Ultrasound of the urethra is another option that can map the stricture’s location and length without radiation. A urethroscope, a thin camera inserted into the urethra, lets a urologist see the narrowing directly, though it can only evaluate the area up to the blockage and not beyond it. Most treatment planning relies on knowing the stricture’s length and position, so imaging with RUG or ultrasound is typically performed before any procedure.
Treatment Options and Success Rates
Treatment depends on the stricture’s length, location, and whether it has been treated before. The three main approaches are dilation, internal incision, and surgical reconstruction.
Dilation and Internal Incision
These are the least invasive options. Dilation involves stretching the narrowed area with progressively larger instruments or a balloon catheter. Internal incision (called direct visual internal urethrotomy, or DVIU) uses a small blade or laser to cut through the scar tissue from inside the urethra. Both are outpatient procedures with quick recovery.
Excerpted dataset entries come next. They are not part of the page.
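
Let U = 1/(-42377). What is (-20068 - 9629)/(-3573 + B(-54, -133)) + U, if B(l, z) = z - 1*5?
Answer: 419488686/52420349 ≈ 8.0024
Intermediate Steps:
B(l, z) = -5 + z (B(l, z) = z - 5 = -5 + z)
U = -1/42377 ≈ -2.3598e-5
(-20068 - 9629)/(-3573 + B(-54, -133)) + U = (-20068 - 9629)/(-3573 + (-5 - 133)) - 1/42377 = -29697/(-3573 - 138) - 1/42377 = -29697/(-3711) - 1/42377 = -29697*(-1/3711) - 1/42377 = 9899/1237 - 1/42377 = 419488686/52420349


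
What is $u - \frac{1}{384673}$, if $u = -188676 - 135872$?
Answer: $- \frac{124844852805}{384673} \approx -3.2455 \cdot 10^{5}$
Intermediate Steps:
$u = -324548$ ($u = -188676 - 135872 = -324548$)
$u - \frac{1}{384673} = -324548 - \frac{1}{384673} = - \frac{124844852805}{384673}$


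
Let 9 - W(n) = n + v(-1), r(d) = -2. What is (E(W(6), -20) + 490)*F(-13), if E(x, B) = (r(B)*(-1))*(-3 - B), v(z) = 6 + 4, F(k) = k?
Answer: -6812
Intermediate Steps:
v(z) = 10
W(n) = -1 - n (W(n) = 9 - (n + 10) = 9 - (10 + n) = 9 + (-10 - n) = -1 - n)
E(x, B) = -6 - 2*B (E(x, B) = (-2*(-1))*(-3 - B) = 2*(-3 - B) = -6 - 2*B)
(E(W(6), -20) + 490)*F(-13) = ((-6 - 2*(-20)) + 490)*(-13) = ((-6 + 40) + 490)*(-13) = (34 + 490)*(-13) = 524*(-13) = -6812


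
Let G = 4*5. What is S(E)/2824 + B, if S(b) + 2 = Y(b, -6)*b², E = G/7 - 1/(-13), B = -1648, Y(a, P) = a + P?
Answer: -3507104659365/2128084504 ≈ -1648.0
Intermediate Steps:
Y(a, P) = P + a
G = 20
E = 267/91 (E = 20/7 - 1/(-13) = 20*(⅐) - 1*(-1/13) = 20/7 + 1/13 = 267/91 ≈ 2.9341)
S(b) = -2 + b²*(-6 + b) (S(b) = -2 + (-6 + b)*b² = -2 + b²*(-6 + b))
S(E)/2824 + B = (-2 + (267/91)²*(-6 + 267/91))/2824 - 1648 = (-2 + (71289/8281)*(-279/91))*(1/2824) - 1648 = (-2 - 19889631/753571)*(1/2824) - 1648 = -21396773/753571*1/2824 - 1648 = -21396773/2128084504 - 1648 = -3507104659365/2128084504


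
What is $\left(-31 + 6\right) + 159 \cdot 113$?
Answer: $17942$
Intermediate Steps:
$\left(-31 + 6\right) + 159 \cdot 113 = -25 + 17967 = 17942$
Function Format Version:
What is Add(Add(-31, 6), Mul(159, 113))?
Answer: 17942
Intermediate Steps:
Add(Add(-31, 6), Mul(159, 113)) = Add(-25, 17967) = 17942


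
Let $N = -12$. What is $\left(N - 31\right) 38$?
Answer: $-1634$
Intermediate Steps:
$\left(N - 31\right) 38 = \left(-12 - 31\right) 38 = \left(-43\right) 38 = -1634$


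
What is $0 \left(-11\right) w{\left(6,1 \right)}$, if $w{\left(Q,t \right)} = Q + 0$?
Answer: $0$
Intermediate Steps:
$w{\left(Q,t \right)} = Q$
$0 \left(-11\right) w{\left(6,1 \right)} = 0 \left(-11\right) 6 = 0 \cdot 6 = 0$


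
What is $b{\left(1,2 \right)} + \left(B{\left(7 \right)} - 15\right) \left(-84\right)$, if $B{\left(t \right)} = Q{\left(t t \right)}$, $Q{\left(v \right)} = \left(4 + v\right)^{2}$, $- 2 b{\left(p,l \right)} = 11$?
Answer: $- \frac{469403}{2} \approx -2.347 \cdot 10^{5}$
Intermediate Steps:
$b{\left(p,l \right)} = - \frac{11}{2}$ ($b{\left(p,l \right)} = \left(- \frac{1}{2}\right) 11 = - \frac{11}{2}$)
$B{\left(t \right)} = \left(4 + t^{2}\right)^{2}$ ($B{\left(t \right)} = \left(4 + t t\right)^{2} = \left(4 + t^{2}\right)^{2}$)
$b{\left(1,2 \right)} + \left(B{\left(7 \right)} - 15\right) \left(-84\right) = - \frac{11}{2} + \left(\left(4 + 7^{2}\right)^{2} - 15\right) \left(-84\right) = - \frac{11}{2} + \left(\left(4 + 49\right)^{2} - 15\right) \left(-84\right) = - \frac{11}{2} + \left(53^{2} - 15\right) \left(-84\right) = - \frac{11}{2} + \left(2809 - 15\right) \left(-84\right) = - \frac{11}{2} + 2794 \left(-84\right) = - \frac{11}{2} - 234696 = - \frac{469403}{2}$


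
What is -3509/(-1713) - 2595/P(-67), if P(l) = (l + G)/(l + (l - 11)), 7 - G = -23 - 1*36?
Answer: -644555566/1713 ≈ -3.7627e+5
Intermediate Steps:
G = 66 (G = 7 - (-23 - 1*36) = 7 - (-23 - 36) = 7 - 1*(-59) = 7 + 59 = 66)
P(l) = (66 + l)/(-11 + 2*l) (P(l) = (l + 66)/(l + (l - 11)) = (66 + l)/(l + (-11 + l)) = (66 + l)/(-11 + 2*l))
-3509/(-1713) - 2595/P(-67) = -3509/(-1713) - 2595*(-11 + 2*(-67))/(66 - 67) = -3509*(-1/1713) - 2595/(-1/(-11 - 134)) = 3509/1713 - 2595/(-1/(-145)) = 3509/1713 - 2595/((-1/145*(-1))) = 3509/1713 - 2595/1/145 = 3509/1713 - 2595*145 = 3509/1713 - 376275 = -644555566/1713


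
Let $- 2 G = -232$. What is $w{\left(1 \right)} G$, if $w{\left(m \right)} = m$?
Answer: $116$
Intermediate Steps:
$G = 116$ ($G = \left(- \frac{1}{2}\right) \left(-232\right) = 116$)
$w{\left(1 \right)} G = 1 \cdot 116 = 116$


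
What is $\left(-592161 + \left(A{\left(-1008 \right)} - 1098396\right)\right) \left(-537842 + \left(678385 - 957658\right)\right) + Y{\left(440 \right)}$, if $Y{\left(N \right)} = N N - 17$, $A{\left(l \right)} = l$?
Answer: $1382203328558$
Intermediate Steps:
$Y{\left(N \right)} = -17 + N^{2}$ ($Y{\left(N \right)} = N^{2} - 17 = -17 + N^{2}$)
$\left(-592161 + \left(A{\left(-1008 \right)} - 1098396\right)\right) \left(-537842 + \left(678385 - 957658\right)\right) + Y{\left(440 \right)} = \left(-592161 - 1099404\right) \left(-537842 + \left(678385 - 957658\right)\right) - \left(17 - 440^{2}\right) = \left(-592161 - 1099404\right) \left(-537842 - 279273\right) + \left(-17 + 193600\right) = \left(-592161 - 1099404\right) \left(-817115\right) + 193583 = \left(-1691565\right) \left(-817115\right) + 193583 = 1382203134975 + 193583 = 1382203328558$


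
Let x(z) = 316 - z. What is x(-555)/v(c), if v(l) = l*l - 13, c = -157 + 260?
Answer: 871/10596 ≈ 0.082201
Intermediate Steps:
c = 103
v(l) = -13 + l**2 (v(l) = l**2 - 13 = -13 + l**2)
x(-555)/v(c) = (316 - 1*(-555))/(-13 + 103**2) = (316 + 555)/(-13 + 10609) = 871/10596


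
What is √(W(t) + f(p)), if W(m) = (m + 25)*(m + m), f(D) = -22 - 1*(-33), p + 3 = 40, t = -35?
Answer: 3*√79 ≈ 26.665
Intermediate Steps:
p = 37 (p = -3 + 40 = 37)
f(D) = 11 (f(D) = -22 + 33 = 11)
W(m) = 2*m*(25 + m) (W(m) = (25 + m)*(2*m) = 2*m*(25 + m))
√(W(t) + f(p)) = √(2*(-35)*(25 - 35) + 11) = √(2*(-35)*(-10) + 11) = √(700 + 11) = √711 = 3*√79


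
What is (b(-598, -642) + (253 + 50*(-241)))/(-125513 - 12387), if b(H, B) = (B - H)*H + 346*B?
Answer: 207617/137900 ≈ 1.5056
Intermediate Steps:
b(H, B) = 346*B + H*(B - H) (b(H, B) = H*(B - H) + 346*B = 346*B + H*(B - H))
(b(-598, -642) + (253 + 50*(-241)))/(-125513 - 12387) = ((-1*(-598)² + 346*(-642) - 642*(-598)) + (253 + 50*(-241)))/(-125513 - 12387) = ((-1*357604 - 222132 + 383916) + (253 - 12050))/(-137900) = ((-357604 - 222132 + 383916) - 11797)*(-1/137900) = (-195820 - 11797)*(-1/137900) = -207617*(-1/137900) = 207617/137900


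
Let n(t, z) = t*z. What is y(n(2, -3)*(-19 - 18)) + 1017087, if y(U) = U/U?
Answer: 1017088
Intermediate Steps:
y(U) = 1
y(n(2, -3)*(-19 - 18)) + 1017087 = 1 + 1017087 = 1017088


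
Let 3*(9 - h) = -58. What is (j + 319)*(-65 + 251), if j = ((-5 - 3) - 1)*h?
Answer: 11904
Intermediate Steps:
h = 85/3 (h = 9 - 1/3*(-58) = 9 + 58/3 = 85/3 ≈ 28.333)
j = -255 (j = ((-5 - 3) - 1)*(85/3) = (-8 - 1)*(85/3) = -9*85/3 = -255)
(j + 319)*(-65 + 251) = (-255 + 319)*(-65 + 251) = 64*186 = 11904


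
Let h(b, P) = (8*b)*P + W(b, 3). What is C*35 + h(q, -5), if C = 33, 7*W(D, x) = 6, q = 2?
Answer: 7531/7 ≈ 1075.9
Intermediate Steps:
W(D, x) = 6/7 (W(D, x) = (1/7)*6 = 6/7)
h(b, P) = 6/7 + 8*P*b (h(b, P) = (8*b)*P + 6/7 = 8*P*b + 6/7 = 6/7 + 8*P*b)
C*35 + h(q, -5) = 33*35 + (6/7 + 8*(-5)*2) = 1155 + (6/7 - 80) = 1155 - 554/7 = 7531/7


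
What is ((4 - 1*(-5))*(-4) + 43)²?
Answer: 49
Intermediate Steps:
((4 - 1*(-5))*(-4) + 43)² = ((4 + 5)*(-4) + 43)² = (9*(-4) + 43)² = (-36 + 43)² = 7² = 49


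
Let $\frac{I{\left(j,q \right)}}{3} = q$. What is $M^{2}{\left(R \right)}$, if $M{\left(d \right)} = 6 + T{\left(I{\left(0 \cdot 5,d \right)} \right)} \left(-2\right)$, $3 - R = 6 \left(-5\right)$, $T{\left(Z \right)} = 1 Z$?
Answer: $36864$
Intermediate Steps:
$I{\left(j,q \right)} = 3 q$
$T{\left(Z \right)} = Z$
$R = 33$ ($R = 3 - 6 \left(-5\right) = 3 - -30 = 3 + 30 = 33$)
$M{\left(d \right)} = 6 - 6 d$ ($M{\left(d \right)} = 6 + 3 d \left(-2\right) = 6 - 6 d$)
$M^{2}{\left(R \right)} = \left(6 - 198\right)^{2} = \left(-192\right)^{2} = 36864$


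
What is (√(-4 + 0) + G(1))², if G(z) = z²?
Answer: -3 + 4*I ≈ -3.0 + 4.0*I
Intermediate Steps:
(√(-4 + 0) + G(1))² = (√(-4 + 0) + 1²)² = (√(-4) + 1)² = (2*I + 1)² = (1 + 2*I)²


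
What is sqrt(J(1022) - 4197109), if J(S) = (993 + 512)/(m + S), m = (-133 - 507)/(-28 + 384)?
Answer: I*sqrt(34602116210621526)/90798 ≈ 2048.7*I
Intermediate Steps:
m = -160/89 (m = -640/356 = -640*1/356 = -160/89 ≈ -1.7978)
J(S) = 1505/(-160/89 + S) (J(S) = (993 + 512)/(-160/89 + S) = 1505/(-160/89 + S))
sqrt(J(1022) - 4197109) = sqrt(133945/(-160 + 89*1022) - 4197109) = sqrt(133945/(-160 + 90958) - 4197109) = sqrt(133945/90798 - 4197109) = sqrt(-381088969037/90798) = I*sqrt(34602116210621526)/90798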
The catch is durability. Reported success rates range widely, from 32% to 96% for internal incision and 35% to 84% for dilation. For recurrent strictures that have already failed surgical reconstruction, the picture is bleaker: one study found that internal incision had a 95% recurrence rate within three years, with a median time to recurrence of just 99 days. Balloon dilation fared somewhat better in that setting, with a 69% recurrence rate and a median time to recurrence of about a year. These procedures work best for short, first-time strictures and become less effective each time they’re repeated.
Urethroplasty (Surgical Reconstruction)
Urethroplasty is the most durable treatment, with a reported success rate of about 96%. It’s an open surgery performed under anesthesia, where the scarred segment is either removed and the healthy ends reconnected, or the narrowed area is widened using a graft (often taken from the inner cheek or skin). The approach depends on how long the stricture is and where it sits in the urethra.
Recovery is more involved than with dilation or incision. You’ll go home with a catheter, which is typically removed after 8 to 10 days in uncomplicated cases. Some surgeons previously kept catheters in for two weeks, but research has shown shorter durations are equally safe. Full return to normal activities, including exercise and sexual activity, generally takes several weeks. The tradeoff for this longer recovery is a significantly lower chance of the stricture coming back.
Why Strictures Come Back
Recurrence is the central challenge of treating urethral strictures. Dilation and incision address the narrowing but don’t remove the underlying scar tissue, so the same inflammatory and scarring process can restart. Each treatment also creates a new wound in the urethra, which can itself scar. This is why repeat dilations tend to produce diminishing returns.
Urethroplasty has a much lower recurrence rate because it physically removes or bypasses the scarred segment. Even so, some patients do develop new scar tissue at the surgical site. Follow-up typically involves periodic urine flow tests and imaging to catch any early re-narrowing before symptoms return.